Pro-democracy protestor engulfed by tear gas. Hong Kong, September 28, 2014.
Pro-democracy protestor engulfed by tear gas. Hong Kong, September 28, 2014.

Following a strong students’ strike on Friday, the pro-democracy forces in Hong Kong launched Occupy Central in its full form early. They aim to paralyze the economic center of the territory, to force changes in the political structure to allow for universal suffrage and free election of the chief executive in 2017.

I first wrote about the simmering conflict over a year ago, and about Occupy Central earlier this month. It is a reminder that some of richest places in the world, like Hong Kong and Singapore, are not true democracies and their people are fighting for the same political rights that many in the developing world seek.

Hong Kong exists in the nexus between colonialism and authoritarianism, a British holding turned over to China but given certain rights that the mainland population does not have. The agreement was vague, and Beijing is attempting to keep true democracy off the table, and make an already anti-democratic system more rigged.

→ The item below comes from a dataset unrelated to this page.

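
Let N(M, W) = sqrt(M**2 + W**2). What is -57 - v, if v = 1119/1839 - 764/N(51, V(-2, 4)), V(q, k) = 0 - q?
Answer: -35314/613 + 764*sqrt(2605)/2605 ≈ -42.640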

Student meeting to discuss tactics. September 29, 2014
Student meeting to discuss tactics. September 29, 2014

Occupy Central is a shining example of the mass civil disobedience that is popping up all over the world, which can challenge governments and the existing economic order that resists progress.

As with climate change, world poverty, endemic racism- there is no time for gradualism. Hong Kong has waited 17 years for full democracy and has not gotten it, and will never get it if the present state of affairs continues. The need is for people to get more radical and ambitious with their movements. It’s to go beyond symbolism and into disobedience. Nobody said a just society would come easy.